The Season of Christmas is truly a magical and holy time of year. In a world that seems so up and down and fickle, it is a great relief to enter into a time of year where generosity is encouraged and love and peace are inspired. This year has been one of those years when the fruit of Christmas was definitely needed. However, as much as we love Christmas, there is also another side to its festivities. Christmas is a season of anxiety and of distant relationships that press against what is comfortable and normal. Christmas is a time of year when all of our dysfunction tends to catch up with us and looks us right in the face.

 

One of my favorite holiday past-times is watching all of the classic Christmas movies on TV. I love to watch the antics of the Griswold’s as they navigate Christmas. My kids and I have our own favorite, ELF, which we tend to watch throughout the year. On the radio, we oscillate between Frank Sinatra, Bing Crosby, and Robert Earl Keen. The last of these crooners sings a holiday classic, “Merry Christmas from the Family,” which details a family who is as dysfunctional as any and yet, as you listen, you still find the holiness in the verses.

 

In one of the verses specifically, Robert Earl Keen sings about how a distant relative drives in from south Texas and blow all of the Christmas lights with their motor home.
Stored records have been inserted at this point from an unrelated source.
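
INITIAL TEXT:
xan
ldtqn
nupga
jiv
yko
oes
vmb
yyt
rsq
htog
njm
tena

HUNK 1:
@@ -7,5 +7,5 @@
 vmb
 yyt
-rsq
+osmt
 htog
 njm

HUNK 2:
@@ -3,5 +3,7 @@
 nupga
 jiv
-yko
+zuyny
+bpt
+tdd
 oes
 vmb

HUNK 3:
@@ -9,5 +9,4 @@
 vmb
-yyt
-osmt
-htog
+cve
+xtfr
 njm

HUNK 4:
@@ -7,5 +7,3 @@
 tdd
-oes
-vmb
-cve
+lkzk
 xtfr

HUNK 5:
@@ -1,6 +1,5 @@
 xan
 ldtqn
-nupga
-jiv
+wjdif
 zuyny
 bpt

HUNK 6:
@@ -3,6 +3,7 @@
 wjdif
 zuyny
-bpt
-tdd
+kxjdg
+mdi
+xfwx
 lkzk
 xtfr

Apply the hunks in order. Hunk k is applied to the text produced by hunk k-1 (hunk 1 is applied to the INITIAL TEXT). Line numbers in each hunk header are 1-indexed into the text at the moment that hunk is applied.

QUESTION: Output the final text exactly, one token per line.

Hunk 1: at line 7 remove [rsq] add [osmt] -> 12 lines: xan ldtqn nupga jiv yko oes vmb yyt osmt htog njm tena
Hunk 2: at line 3 remove [yko] add [zuyny,bpt,tdd] -> 14 lines: xan ldtqn nupga jiv zuyny bpt tdd oes vmb yyt osmt htog njm tena
Hunk 3: at line 9 remove [yyt,osmt,htog] add [cve,xtfr] -> 13 lines: xan ldtqn nupga jiv zuyny bpt tdd oes vmb cve xtfr njm tena
Hunk 4: at line 7 remove [oes,vmb,cve] add [lkzk] -> 11 lines: xan ldtqn nupga jiv zuyny bpt tdd lkzk xtfr njm tena
Hunk 5: at line 1 remove [nupga,jiv] add [wjdif] -> 10 lines: xan ldtqn wjdif zuyny bpt tdd lkzk xtfr njm tena
Hunk 6: at line 3 remove [bpt,tdd] add [kxjdg,mdi,xfwx] -> 11 lines: xan ldtqn wjdif zuyny kxjdg mdi xfwx lkzk xtfr njm tena

Answer: xan
ldtqn
wjdif
zuyny
kxjdg
mdi
xfwx
lkzk
xtfr
njm
tena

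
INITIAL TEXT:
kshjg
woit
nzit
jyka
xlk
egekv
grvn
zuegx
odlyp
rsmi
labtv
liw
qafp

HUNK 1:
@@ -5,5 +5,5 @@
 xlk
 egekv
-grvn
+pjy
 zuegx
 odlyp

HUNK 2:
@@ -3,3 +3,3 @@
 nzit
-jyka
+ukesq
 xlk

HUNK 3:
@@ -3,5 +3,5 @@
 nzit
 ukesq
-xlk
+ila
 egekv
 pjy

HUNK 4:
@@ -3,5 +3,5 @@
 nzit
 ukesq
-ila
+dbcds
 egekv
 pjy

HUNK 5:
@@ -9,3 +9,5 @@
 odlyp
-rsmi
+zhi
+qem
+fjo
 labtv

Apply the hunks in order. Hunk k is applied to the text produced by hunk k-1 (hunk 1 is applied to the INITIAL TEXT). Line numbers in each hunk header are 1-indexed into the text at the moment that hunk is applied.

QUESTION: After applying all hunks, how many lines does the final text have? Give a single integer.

Answer: 15

Derivation:
Hunk 1: at line 5 remove [grvn] add [pjy] -> 13 lines: kshjg woit nzit jyka xlk egekv pjy zuegx odlyp rsmi labtv liw qafp
Hunk 2: at line 3 remove [jyka] add [ukesq] -> 13 lines: kshjg woit nzit ukesq xlk egekv pjy zuegx odlyp rsmi labtv liw qafp
Hunk 3: at line 3 remove [xlk] add [ila] -> 13 lines: kshjg woit nzit ukesq ila egekv pjy zuegx odlyp rsmi labtv liw qafp
Hunk 4: at line 3 remove [ila] add [dbcds] -> 13 lines: kshjg woit nzit ukesq dbcds egekv pjy zuegx odlyp rsmi labtv liw qafp
Hunk 5: at line 9 remove [rsmi] add [zhi,qem,fjo] -> 15 lines: kshjg woit nzit ukesq dbcds egekv pjy zuegx odlyp zhi qem fjo labtv liw qafp
Final line count: 15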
A handy cousin manages to get the lights turned back on and the family sings “Silent Night” on the front lawn. The song is certainly full of vulgarities, but when you hear it, especially if the connective tissue is strong, it makes you feel that the dual threat of beauty and dysfunction may keep good company.

 

This Christmas and Advent, we sifted through the Gospel of Luke and Matthew to call us back to the birth of Christ. We heard of the angel who came to the shepherds as well as to Mary and Joseph. We heard the praises that Mary sings and the cousin of Christ leaping in his womb, but there is more to this story as well. On the last Sunday of Advent, we listened as Joseph makes plans to divorce his wife secretly. We imagined what a surprise it would be to find out that your soon-to-be wife is pregnant and it isn’t your child. We felt the cold of the night when Joseph and Mary could not find room at the local hotel and have to camp out in the barn. We might have thought about how uncomfortable it must have been for all of those strange cowboys (shepherds) to come in from the country to swoon over the newborn baby.

 

The Christmas movie classics and the gospel stories of the birth of Christ are full of dysfunction and holiness. In fact, maybe the best Christmas stories, both in and out of scripture, are composed from holy dysfunction. Maybe it is the dysfunction that surprises us and allows us to make space for the holy to come in. Maybe it is the in-laws and strangers who invade our space that make family gatherings truly memorable. If you are like me, you like raucous holiday classics because you find yourself in the script and in the scenes. For the remainder of what is still left of this Christmas season, I say to you and your families: “Don’t hide from the discomfort, dysfunction, and disappointment. Let it come into your midst as the newborn babe of the night; with surprise and reverence. The holiness of God might just be cloaked in the dysfunction of real life.”